Mehr die Hälfte kann sich vorstellen, beim Dating KI zu nutzen
Trotzdem zeigen Daten aus einer neuen Umfrage unter Nutzenden in der Dating-App Hinge, dass über 60 Prozent der Befragten sich vorstellen können, KI beim Online-Dating als Hilfe zu nutzen.
Die Frage ist aber, weshalb wir uns überhaupt von einer Künstlichen Intelligenz helfen lassen, wenn es um so etwas Persönliches und Wichtiges wie die Partnersuche geht.
"Dating ist immer etwas, was ziemlich viel Unsicherheit hervorrufen kann. Und Menschen suchen nach Mitteln, um mit Unsicherheit umzugehen."
Die Paartherapeutin Anouk Algermissen findet, dass es sich lohnen kann, KI dann zu nutzen, wenn wir ein Hindernis überwinden müssen. Eine Nachricht, die wir an jemanden senden wollen, vorher in ein KI-basiertes Tool einzugeben, um uns ein Feedback abzuholen, hält sie für legitim.
Die Therapeutin denkt, dass es uns helfen kann, selbstbewusster und mutiger mit den Unsicherheiten beim Online-Dating umzugehen.
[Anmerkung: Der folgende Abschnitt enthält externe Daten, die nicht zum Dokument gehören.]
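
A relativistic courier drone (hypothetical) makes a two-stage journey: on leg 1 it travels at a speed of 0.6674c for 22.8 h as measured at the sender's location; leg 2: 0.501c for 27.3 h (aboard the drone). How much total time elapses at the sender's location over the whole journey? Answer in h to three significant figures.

Δt = 54.3 h

Leg 1: 22.8 h is already measured at the sender's location.
Leg 2: γ = 1/√(1 − 0.501²) = 1/√0.7490 = 1.155; Δt_2 = 1.155 × 27.3 = 31.54 h.
Total: 22.80 + 31.54 h.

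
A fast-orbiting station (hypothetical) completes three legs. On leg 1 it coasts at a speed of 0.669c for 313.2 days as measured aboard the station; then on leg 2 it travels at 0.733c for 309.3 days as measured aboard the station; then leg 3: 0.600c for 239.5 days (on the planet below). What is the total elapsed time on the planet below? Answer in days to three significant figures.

Δt = 1120 days

Leg 1: γ = 1/√(1 − 0.669²) = 1/√0.5524 = 1.345; Δt_1 = 1.345 × 313.2 = 421.4 days.
Leg 2: γ = 1/√(1 − 0.733²) = 1/√0.4627 = 1.470; Δt_2 = 1.470 × 309.3 = 454.7 days.
Leg 3: 239.5 days is already measured on the planet below.
Total: 421.4 + 454.7 + 239.5 days.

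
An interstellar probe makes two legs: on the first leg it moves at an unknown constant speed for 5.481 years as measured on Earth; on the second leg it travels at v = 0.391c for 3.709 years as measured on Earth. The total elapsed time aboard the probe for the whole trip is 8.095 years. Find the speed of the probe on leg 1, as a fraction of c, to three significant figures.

β = 0.520

Leg 1: speed unknown; τ_1 = 5.481/γ_1.
Leg 2: γ = 1/√(1 − 0.391²) = 1/√0.8471 = 1.086; τ_2 = 3.709/1.086 = 3.414 years.
Total proper time: τ_1 + 3.414 = 8.095, so τ_1 = 8.095 − 3.414 = 4.681 years.
γ_1 = 5.481/4.681 = 1.171; β = √(1 − 1/γ²) = √0.2705.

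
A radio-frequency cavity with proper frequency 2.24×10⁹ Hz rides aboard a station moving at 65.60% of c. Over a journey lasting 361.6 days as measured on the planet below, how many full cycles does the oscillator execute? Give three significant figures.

N = 5.28×10¹⁶

β = 0.6560; γ = 1/√(1 − 0.6560²) = 1/√0.5697 = 1.325
The oscillator's own cycle count is N = f × τ where τ is the proper time aboard the station. τ = Δt/γ = 361.6/1.325 = 272.9 days = 2.358×10⁷ s.
N = 2.24×10⁹ × 2.358×10⁷ = 5.282×10¹⁶.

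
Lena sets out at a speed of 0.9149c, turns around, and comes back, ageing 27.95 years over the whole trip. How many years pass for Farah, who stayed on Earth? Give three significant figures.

γ = 1/√(1 − 0.9149²) = 1/√0.1630 = 2.477
Earth-frame duration is the dilated interval: Δt = γτ = 2.477 × 27.95 years.

Δt = 69.2 years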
Eigenes durch KI-generierten Content zu ersetzen
Problematisch findet sie den Einsatz von KI nur dann, wenn wir uns nicht einfach nur beim Texten helfen lassen, sondern unsere Nachrichten an die andere Person komplett von einer KI erstellen lassen.
Denn spätestens beim Date müssen wir das Gespräch selbst führen. Ein anderes Risiko besteht auch darin, dass ein Chatbot nur bestätigt, was wir sowieso schon denken und damit kein guter Coach in Liebesdingen ist.
Authentisch sein, um gut anzukommen
Paartherapeutin Anouk Algermissen betont, dass es beim Dating am wichtigsten ist, authentisch zu sein. Sich so zu zeigen, wie man tatsächlich ist. Das hält sie für eine wichtige Basis beim gegenseitigen Kennenlernen.
Zugleich sagt sie aber auch, dass das eines der schwierigsten Dinge beim Dating ist: Dass wir uns sicher fühlen und davon überzeugt sind, das wir uns dem anderen gegenüber öffnen und uns so zeigen können, wie wir sind. Wenn das das Ziel ist, sagt die Paartherapeutin, und wir das im Hinterkopf behalten, dann ist man auf dem richtigen Weg.